We prefer MINT, as it will beat the rest of our Tourism coverage in earnings, 1Q-3Q14 (sustained YoY profit growth for MINT against bottom-line declines for ERW and CENTEL). A new residential project, Anantara Estates, Phuket (Bt2-3bn) will launch in 2H14, which could mean upside to our 4Q14 profit projection. Our YE14 target price remains Bt29, a 20% discount to DCF value. MINT currently trades at an FY14 PER of 22.1x, far below CENTEL’s 30.5x. Strong Hotel performance, despite political chaos
MINT will post system-wide RevPar growth of 2.5% YoY for 1Q14 (a 10% YoY higher room rate, but occupancy rate slippage from 73% for 1Q13 to 69% for 1Q14). Its ex-Bangkok hotels performed well—YoY RevPar growth of 30% for overseas (80% occupancy rate and an 18% higher room rate) and 5% RevPar growth for provincial Thailand (76% occupancy rate and a 6% higher room rate). In April, system-wide hotel RevPar is expected to rise 7% YoY driven by a 10% higher room rate (2% occupancy rate slippage to 68%). Bangkok hotel RevPar is likely to ease from a 30% YoY dive for 1Q14 to a 20% YoY fall in April. Poor Food SSS, due to weak domestic demand
The Food operation is likely to report SSS slippage of 1.8% YoY for 1Q14, broadly in line with peers. However, TSS will post a 9% YoY rise, we believe, led by outlet expansion. MINT guides that outlet numbers increased 12% YoY to 1,568 at end-March. Management thinks YoY SSS growth will resume in April. The Food operation in China will turn around YoY in 1Q14. For FY14, the firm reiterates growth rate targets of 3% for SSSG and 8-10% for outlet numbers.

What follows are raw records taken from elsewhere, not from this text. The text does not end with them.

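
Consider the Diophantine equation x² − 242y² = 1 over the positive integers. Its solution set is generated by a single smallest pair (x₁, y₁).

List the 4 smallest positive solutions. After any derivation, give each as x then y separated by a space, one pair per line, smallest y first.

d=242: √d = [15; 1,1,3,1,14,1,3,1,1,30] (ℓ=10, even), read p_9/q_9
step 0: (15, 1)  from 15·(1,0) + (0,1)
step 1: (16, 1)  from 1·(15,1) + (1,0)
step 2: (31, 2)  from 1·(16,1) + (15,1)
step 3: (109, 7)  from 3·(31,2) + (16,1)
…
step 5: (2069, 133)  from 14·(140,9) + (109,7)
…
step 7: (8696, 559)  from 3·(2209,142) + (2069,133)
step 8: (10905, 701)  from 1·(8696,559) + (2209,142)
step 9: (19601, 1260)  from 1·(10905,701) + (8696,559)
fundamental: x₁=19601, y₁=1260  (since 384199201 − 242·1587600 = 1)
n=2: (19601,1260)∘(19601,1260) = (19601·19601+242·1260·1260, 19601·1260+1260·19601) = (768398401,49394520)
n=3: (768398401,49394520)∘(19601,1260) = (19601·768398401+242·1260·49394520, 19601·49394520+1260·768398401) = (30122754096401,1936363971780)
n=4: (30122754096401,1936363971780)∘(19601,1260) = (19601·30122754096401+242·1260·1936363971780, 19601·1936363971780+1260·30122754096401) = (1180872205318713601,75909340372325040)

19601 1260
768398401 49394520
30122754096401 1936363971780
1180872205318713601 75909340372325040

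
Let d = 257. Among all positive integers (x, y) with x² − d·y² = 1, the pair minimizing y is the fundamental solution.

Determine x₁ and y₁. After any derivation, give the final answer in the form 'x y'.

√257 → a₀=16, period (32); ℓ=1 odd so k=1
k=0  a_k=16  p_k/q_k = 16/1
k=1  a_k=32  p_k/q_k = 513/32
(x₁, y₁) = (513, 32);  513² − 257·32² = 1 ✓

513 32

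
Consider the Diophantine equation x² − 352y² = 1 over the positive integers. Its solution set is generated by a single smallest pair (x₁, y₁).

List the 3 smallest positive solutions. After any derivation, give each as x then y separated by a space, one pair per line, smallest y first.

√352 → a₀=18, period (1,3,5,9,5,3,1,36); ℓ=8 even so k=7
a_0=18:  p_0=18·1+0=18,  q_0=18·0+1=1
a_1=1:  p_1=1·18+1=19,  q_1=1·1+0=1
…
a_4=9:  p_4=9·394+75=3621,  q_4=9·21+4=193
…
a_6=3:  p_6=3·18499+3621=59118,  q_6=3·986+193=3151
a_7=1:  p_7=1·59118+18499=77617,  q_7=1·3151+986=4137
(x₁, y₁) = (77617, 4137);  77617² − 352·4137² = 1 ✓
n=2: (77617,4137)∘(77617,4137) = (77617·77617+352·4137·4137, 77617·4137+4137·77617) = (12048797377,642203058)
n=3: (12048797377,642203058)∘(77617,4137) = (77617·12048797377+352·4137·642203058, 77617·642203058+4137·12048797377) = (1870383011943601,99691749501435)

77617 4137
12048797377 642203058
1870383011943601 99691749501435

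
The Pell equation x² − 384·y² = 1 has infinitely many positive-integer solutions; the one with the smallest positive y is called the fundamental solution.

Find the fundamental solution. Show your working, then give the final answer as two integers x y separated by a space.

4801 245

√384 = [19; 1,1,2,9,2,1,1,38, …], period ℓ=8 (even) → k=7
a_0=19:  p_0=19·1+0=19,  q_0=19·0+1=1
a_1=1:  p_1=1·19+1=20,  q_1=1·1+0=1
a_2=1:  p_2=1·20+19=39,  q_2=1·1+1=2
a_3=2:  p_3=2·39+20=98,  q_3=2·2+1=5
a_4=9:  p_4=9·98+39=921,  q_4=9·5+2=47
a_5=2:  p_5=2·921+98=1940,  q_5=2·47+5=99
a_6=1:  p_6=1·1940+921=2861,  q_6=1·99+47=146
a_7=1:  p_7=1·2861+1940=4801,  q_7=1·146+99=245
fundamental: x₁=4801, y₁=245  (since 23049601 − 384·60025 = 1)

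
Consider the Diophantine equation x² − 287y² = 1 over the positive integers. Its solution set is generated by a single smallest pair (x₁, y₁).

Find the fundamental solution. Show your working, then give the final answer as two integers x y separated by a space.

√287 → a₀=16, period (1,15,1,32); ℓ=4 even so k=3
a_0=16:  p_0=16·1+0=16,  q_0=16·0+1=1
a_1=1:  p_1=1·16+1=17,  q_1=1·1+0=1
a_2=15:  p_2=15·17+16=271,  q_2=15·1+1=16
a_3=1:  p_3=1·271+17=288,  q_3=1·16+1=17
→ (288, 17).  Check: 288²=82944, 287·17²=82943, difference 1.

288 17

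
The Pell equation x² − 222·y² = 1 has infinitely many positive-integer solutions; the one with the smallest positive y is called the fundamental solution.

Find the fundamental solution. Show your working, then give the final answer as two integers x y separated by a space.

149 10

√222 = [14; 1,8,1,28, …], period ℓ=4 (even) → k=3
k=0  a_k=14  p_k/q_k = 14/1
k=1  a_k=1  p_k/q_k = 15/1
k=2  a_k=8  p_k/q_k = 134/9
k=3  a_k=1  p_k/q_k = 149/10
(x₁, y₁) = (149, 10);  149² − 222·10² = 1 ✓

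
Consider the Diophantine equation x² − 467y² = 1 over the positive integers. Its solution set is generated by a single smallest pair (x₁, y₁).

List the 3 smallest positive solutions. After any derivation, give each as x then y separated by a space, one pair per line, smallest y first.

1625626 75225
5285319783751 244575431700
17183906517558380626 795176361465413175

√467 → a₀=21, period (1,1,1,1,3,…,1,1,42); ℓ=14 even so k=13
step 0: (21, 1)  from 21·(1,0) + (0,1)
…
step 6: (1275, 59)  from 3·(389,18) + (108,5)
…
step 8: (82767, 3830)  from 3·(27164,1257) + (1275,59)
…
step 10: (358232, 16577)  from 1·(275465,12747) + (82767,3830)
step 11: (633697, 29324)  from 1·(358232,16577) + (275465,12747)
step 12: (991929, 45901)  from 1·(633697,29324) + (358232,16577)
step 13: (1625626, 75225)  from 1·(991929,45901) + (633697,29324)
fundamental: x₁=1625626, y₁=75225  (since 2642659891876 − 467·5658800625 = 1)
n=2: (1625626,75225)∘(1625626,75225) = (1625626·1625626+467·75225·75225, 1625626·75225+75225·1625626) = (5285319783751,244575431700)
n=3: (5285319783751,244575431700)∘(1625626,75225) = (1625626·5285319783751+467·75225·244575431700, 1625626·244575431700+75225·5285319783751) = (17183906517558380626,795176361465413175)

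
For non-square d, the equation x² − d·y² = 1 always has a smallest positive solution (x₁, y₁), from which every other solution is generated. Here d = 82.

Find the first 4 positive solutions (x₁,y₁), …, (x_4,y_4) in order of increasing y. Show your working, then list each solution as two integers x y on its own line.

√82 → a₀=9, period (18); ℓ=1 odd so k=1
i=0: a=9 ⇒ p=9, q=1
i=1: a=18 ⇒ p=163, q=18
→ (163, 18).  Check: 163²=26569, 82·18²=26568, difference 1.
(163+18√82)^2 = 53137 + 5868√82
(163+18√82)^3 = 17322499 + 1912950√82
(163+18√82)^4 = 5647081537 + 623615832√82

163 18
53137 5868
17322499 1912950
5647081537 623615832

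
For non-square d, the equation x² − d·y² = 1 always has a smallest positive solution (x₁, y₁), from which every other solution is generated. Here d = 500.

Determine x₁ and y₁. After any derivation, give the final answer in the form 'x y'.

930249 41602

d=500: √d = [22; 2,1,3,2,1,…,1,2,44] (ℓ=14, even), read p_13/q_13
i=0: a=22 ⇒ p=22, q=1
…
i=3: a=3 ⇒ p=246, q=11
…
i=8: a=1 ⇒ p=15809, q=707
i=9: a=1 ⇒ p=30254, q=1353
…
i=11: a=3 ⇒ p=259205, q=11592
i=12: a=1 ⇒ p=335522, q=15005
i=13: a=2 ⇒ p=930249, q=41602
fundamental: x₁=930249, y₁=41602  (since 865363202001 − 500·1730726404 = 1)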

Posted 1Q14 earnings growth will beat peers
We estimate a core profit of Bt1.4bn for 1Q14, flattish YoY but down 9% QoQ. Residential income is assumed to have dipped YoY and plunged QoQ, due to the absence of St.Regis condo revenue recognition during the quarter. MINT will lead our coverage in 1Q14, as it will deliver YoY Hotel revenue growth for the quarter against YoY declines of 5% for CENTEL and 25% for ERW (both CENTEL and ERW will report YoY bottom-line declines). Reaffirmed low season room rate sustainability
Despite the political chaos, MINT has proven a higher mean YoY room rate (up 19% for proprietary hotels, up 23% for managed hotels, up 27% for JVs). Its mean room rate for Bangkok hotels even rose 2% YoY. MINT assures that it won’t cut prices during 2Q-3Q14 low season because the firm focuses on luxury hotels. The firm targets a 5-6% higher mean room rate for FY14 (4% growth in our model). We are concerned that there may be heavy promotional pricing competition for non-luxury hotels in Thailand in 2Q-3Q14, which would mean risk to our bottom-line projections for CENTEL and ERW.